Among the institutions that the Mattersdorfer Rav founded were Talmud Torah Maaneh Simcha; Yeshiva Maaneh Simcha; two synagogues named Heichal Shmuel, one for nusach Ashkenaz and one for nusach Sefard; and the Neveh Simcha nursing home, named after his father. The outermost street in the neighborhood is named Maaneh Simcha after his father's Torah work.

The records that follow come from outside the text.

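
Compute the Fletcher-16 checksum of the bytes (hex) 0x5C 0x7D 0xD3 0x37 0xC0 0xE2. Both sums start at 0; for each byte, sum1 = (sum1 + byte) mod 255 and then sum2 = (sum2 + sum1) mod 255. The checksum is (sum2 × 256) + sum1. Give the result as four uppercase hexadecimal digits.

F688

Running sums (mod 255):
  after byte 0 (0x5C): sum1=92, sum2=92
  after byte 1 (0x7D): sum1=217, sum2=54
  after byte 2 (0xD3): sum1=173, sum2=227
  after byte 3 (0x37): sum1=228, sum2=200
  after byte 4 (0xC0): sum1=165, sum2=110
  after byte 5 (0xE2): sum1=136, sum2=246
Checksum = sum2·256 + sum1 = 246·256 + 136 = 63112 = 0xF688.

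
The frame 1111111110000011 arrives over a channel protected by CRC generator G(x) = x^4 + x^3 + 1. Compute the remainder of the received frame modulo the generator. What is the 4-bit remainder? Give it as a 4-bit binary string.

Modulo-2 division of 1111111110000011 by 11001:
  pos 0: 11111 XOR 11001 = 00110
  pos 2: 11011 XOR 11001 = 00010
  pos 5: 10110 XOR 11001 = 01111
  pos 6: 11110 XOR 11001 = 00111
  pos 8: 11100 XOR 11001 = 00101
  pos 10: 10101 XOR 11001 = 01100
  pos 11: 11001 XOR 11001 = 00000
Remainder = 0000 (zero — the frame passes the CRC check).

0000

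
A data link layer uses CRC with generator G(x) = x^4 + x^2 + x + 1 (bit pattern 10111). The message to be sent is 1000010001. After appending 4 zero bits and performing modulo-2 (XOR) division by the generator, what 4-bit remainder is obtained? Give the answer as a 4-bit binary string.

1110

Append 4 zeros: 10000100010000. Divide by 10111 (XOR where the leading bit is 1):
  pos 0: 10000 XOR 10111 = 00111
  pos 2: 11110 XOR 10111 = 01001
  pos 3: 10010 XOR 10111 = 00101
  pos 5: 10101 XOR 10111 = 00010
  pos 8: 10000 XOR 10111 = 00111
Remainder (last 4 bits) = 1110. This is the CRC / FCS.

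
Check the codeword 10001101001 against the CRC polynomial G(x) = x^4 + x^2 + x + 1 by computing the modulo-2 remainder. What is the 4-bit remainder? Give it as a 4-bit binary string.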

Akiva Ehrenfeld moved to Kiryat Mattersdorf in the early 1990s and served as president of all these institutions. Akiva Ehrenfeld also founded Yeshivas Beis Shmuel, named for his father, in the mid-1980s. He established close ties with the government of Austria to obtain funding for several institutions, including a kindergarten and the Neveh Simcha nursing home. Following an official state visit to Israel by Austrian President Thomas Klestil in 1994, which included a side tour of Kiryat Mattersdorf, Klestil hosted Ehrenfeld at an official reception at the Hofburg Palace in Vienna on January 24, 1995.

Ehrenfeld declined to serve as the neighborhood's Rav. Instead, he acted as president of Kiryat Mattersdorf while his only son, Rabbi Yitzchok Yechiel Ehrenfeld, became the Rav of the neighborhood.

==Death and burial==
Ehrenfeld underwent surgery for an abdominal obstruction on July 16, 2012 (Tisha B'Av) but did not recover. He died on August 16, 2012, at Shaare Zedek Medical Center and was buried that night on Har HaMenuchot near the grave of his father.